2. The method as described in claim 1, characterized in that, The step of calculating the boundary residuals from the training images in the training image set to obtain the boundary residuals includes: The training images in the training image set are downsampled to obtain a downsampled image set; The image that meets the preset number of layers in the downsampled image set is selected as the image of the current layer, and the image with a preset interval from the image of the current layer is selected as the image of the next layer. The lower layer image is upsampled to obtain an upsampled image. The difference between the current layer image and the upsampled image is calculated to obtain the boundary residual.

3. The method as described in claim 1, characterized in that, The preset layer feature map from the multiple semantic feature maps is input into the improved spatial pyramid pooling module for feature convolution processing to obtain multiple pooled features, including: The preset number of feature maps are convolved to obtain the first pooling feature of the improved spatial pyramid pooling module. The preset number of feature maps are subjected to dilated convolution processing using dilated convolution layers with different dilation rates to obtain multiple dilated pooling features. The first layer pooling features and the multiple hole pooling features are combined to obtain multiple pooling features.
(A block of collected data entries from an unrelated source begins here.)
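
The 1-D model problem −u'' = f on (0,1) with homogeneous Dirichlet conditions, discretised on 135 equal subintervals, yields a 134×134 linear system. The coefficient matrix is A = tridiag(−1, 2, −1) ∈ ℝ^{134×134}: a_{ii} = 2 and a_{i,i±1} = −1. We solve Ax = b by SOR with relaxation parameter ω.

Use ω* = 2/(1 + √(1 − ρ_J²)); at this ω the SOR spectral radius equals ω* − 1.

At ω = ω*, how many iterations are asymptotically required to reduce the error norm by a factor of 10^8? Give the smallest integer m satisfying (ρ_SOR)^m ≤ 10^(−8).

n=134: λ(B_J) = 1 − λ(A)/2 = cos(kπ/135); k=1 gives ρ_J = 0.9997292.
√(1−ρ_J²) = |sin(π/135)| = 0.0232690
Young: ω* = 2/(1+√(1−ρ_J²)) = 2/(1+0.0232690) = 2/1.0232690 = 1.9545203.
Hence ρ(B_{ω*}) = 1.9545203 − 1 = 0.9545203.
(0.9545203)^m ≤ 10^{−8}  ⇒  m·ln(0.9545203) ≤ −8·ln10  ⇒  m ≥ 395.749  ⇒  m = 396

m = 396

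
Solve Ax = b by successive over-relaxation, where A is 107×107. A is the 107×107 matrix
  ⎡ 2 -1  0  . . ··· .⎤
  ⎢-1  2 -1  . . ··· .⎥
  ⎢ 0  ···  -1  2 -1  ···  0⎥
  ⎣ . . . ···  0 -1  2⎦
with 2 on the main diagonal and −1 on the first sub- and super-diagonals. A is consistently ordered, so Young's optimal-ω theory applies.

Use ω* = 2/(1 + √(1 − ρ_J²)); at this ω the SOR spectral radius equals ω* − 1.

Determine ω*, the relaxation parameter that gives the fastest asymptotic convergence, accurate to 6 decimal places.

ω* = 1.943475

[ρ_J] n=107: ρ(B_J) = cos(π/(n+1)) = cos(π/108) = 0.999577.
√(1−ρ_J²) simplifies to sin(π/108) = 0.0290847.
Then 2/(1+√(1−ρ_J²)) = 2/(1+0.0290847); ω* = 2/1.0290847 = 1.943475.
ρ_SOR = ω* − 1 = 1.943475 − 1 = 0.943475.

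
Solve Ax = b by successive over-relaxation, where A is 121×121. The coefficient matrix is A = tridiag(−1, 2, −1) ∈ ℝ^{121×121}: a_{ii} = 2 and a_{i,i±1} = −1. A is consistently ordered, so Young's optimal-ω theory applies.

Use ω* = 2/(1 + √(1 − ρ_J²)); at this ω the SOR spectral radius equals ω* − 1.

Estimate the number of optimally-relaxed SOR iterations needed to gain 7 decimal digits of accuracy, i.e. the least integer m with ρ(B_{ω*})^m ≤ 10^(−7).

n=121: λ(B_J) = 1 − λ(A)/2 = cos(kπ/122); k=1 gives ρ_J = 0.9996685.
√(1 − cos²(π/122)) = sin(π/122) ≈ 0.0257479.
Young: ω* = 2/(1+√(1−ρ_J²)) = 2/(1+0.0257479) = 2/1.0257479 = 1.9497968.
ρ_SOR = ω* − 1 = 1.9497968 − 1 = 0.9497968.
ρ_SOR^m ≤ 10^(−7) ⇔ m ≥ 7·ln10/(−ln 0.9497968) = 16.1181/0.0515072 = 312.929; m = ⌈312.929⌉ = 313.

m = 313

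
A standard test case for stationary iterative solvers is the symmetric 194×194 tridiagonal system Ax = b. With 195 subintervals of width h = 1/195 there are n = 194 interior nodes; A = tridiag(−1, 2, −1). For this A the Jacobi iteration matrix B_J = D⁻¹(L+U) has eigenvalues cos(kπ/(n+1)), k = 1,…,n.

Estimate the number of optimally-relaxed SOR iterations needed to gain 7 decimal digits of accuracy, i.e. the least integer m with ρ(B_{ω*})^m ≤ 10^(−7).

[ρ_J] n=194: ρ(B_J) = cos(π/(n+1)) = cos(π/195) = 0.9998702.
1 − cos²(π/195) = sin²(π/195) ⇒ √(1−ρ_J²) = sin(π/195) = 0.0161100.
Then 2/(1+√(1−ρ_J²)) = 2/(1+0.0161100); ω* = 2/1.0161100 = 1.9682908.
ρ_SOR = ω* − 1 ≈ 0.9682908.
Need (0.9682908)^m ≤ 10^(−7): m ≥ 7·ln10/|ln 0.9682908| = 16.1181/0.0322228 = 500.208 ⇒ m = 501.

m = 501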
4. The method as described in claim 1, characterized in that, The human body parsing process is performed based on the final output features and the boundary residuals to obtain multiple human body parsing results, including: The final output features are input into multiple convolutional layers for convolution processing to obtain the first parsing result; The final output feature and the first parsing result are upsampled respectively to obtain the first upsampled feature and the first upsampled result. The first upsampled feature, the first upsampled result and the boundary residual are concatenated to obtain the initial concatenated feature. The initial concatenated feature is then convolved and refined to obtain the second parsing result. The second analytical result and the boundary residual are re-processed with upsampling, feature concatenation, convolution and feature refinement until the third and fourth analytical results are obtained. The first analysis result, the second analysis result, the third analysis result, and the fourth analysis result are summarized to obtain multiple human body analysis results.

5. The method as described in claim 1, characterized in that, The data augmentation processing of the multiple drone images includes: The data augmentation processes include image translation, image flipping, random brightness transformation, and median filtering.
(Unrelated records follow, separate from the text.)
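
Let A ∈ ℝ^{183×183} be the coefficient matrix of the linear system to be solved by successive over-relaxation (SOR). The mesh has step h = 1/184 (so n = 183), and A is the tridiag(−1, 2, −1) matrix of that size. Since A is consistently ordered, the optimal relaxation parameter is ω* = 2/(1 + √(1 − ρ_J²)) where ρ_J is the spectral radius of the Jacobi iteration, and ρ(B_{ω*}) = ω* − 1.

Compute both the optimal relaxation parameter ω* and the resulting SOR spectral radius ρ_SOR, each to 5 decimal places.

ω* = 1.96643, ρ_SOR = 0.96643

spectrum of D⁻¹(L+U) = {cos(kπ/184) : 1≤k≤183}; ρ_J = cos(π/184) = 0.99985.
1 − cos²(π/184) = sin²(π/184) ⇒ √(1−ρ_J²) = sin(π/184) = 0.017073.
ω* = 2 / (1 + 0.017073) = 2 / 1.017073 ≈ 1.96643.
ρ_SOR = ω* − 1 = 1.96643 − 1 = 0.96643.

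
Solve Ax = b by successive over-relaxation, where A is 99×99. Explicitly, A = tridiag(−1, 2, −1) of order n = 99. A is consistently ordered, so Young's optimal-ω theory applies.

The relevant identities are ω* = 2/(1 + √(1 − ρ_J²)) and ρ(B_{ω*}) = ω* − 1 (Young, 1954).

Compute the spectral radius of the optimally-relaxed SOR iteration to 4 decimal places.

ρ_SOR = 0.9391

½·tridiag(1,0,1) at n=99: λ_k = cos(kπ/100); max |λ| at k=1 ⇒ ρ_J = cos(π/100) ≈ 0.9995.
1 − cos²(π/100) = sin²(π/100) ⇒ √(1−ρ_J²) = sin(π/100) = 0.03141.
So ω* = 2/1.03141 = 1.9391 (Young).
and ρ(B_{ω*}) = 1.9391 − 1 = 0.9391.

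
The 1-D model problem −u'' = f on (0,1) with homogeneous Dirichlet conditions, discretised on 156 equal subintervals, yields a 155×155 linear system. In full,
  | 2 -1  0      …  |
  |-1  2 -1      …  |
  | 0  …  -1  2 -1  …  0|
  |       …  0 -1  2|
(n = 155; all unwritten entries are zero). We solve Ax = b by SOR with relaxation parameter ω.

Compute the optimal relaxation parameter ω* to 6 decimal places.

spectrum of D⁻¹(L+U) = {cos(kπ/156) : 1≤k≤155}; ρ_J = cos(π/156) = 0.999797.
1 − cos²(π/156) = sin²(π/156) ⇒ √(1−ρ_J²) = sin(π/156) = 0.0201371.
ω* = 2/(1 + 0.0201371) = 2/1.0201371 = 1.960521.
ρ(B_{ω*}) = ω*−1 = 0.960521

ω* = 1.960521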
6. A human body recognition method based on UAV images, characterized in that, include: Obtain the human image to be parsed; The human image to be parsed is input into a standard human parsing network for human parsing processing to obtain the human parsing result; wherein the standard human parsing network is trained by the method described in any one of claims 1 to 5.

7. A training device for a human body parsing network based on UAV images, characterized in that... include: Memory, used to store programs; A processor for implementing the method as described in any one of claims 1-5 by executing a program stored in the memory.

8. A computer-readable storage medium, characterized in that, The medium stores a program that can be executed by a processor to implement the method as described in any one of claims 1-6.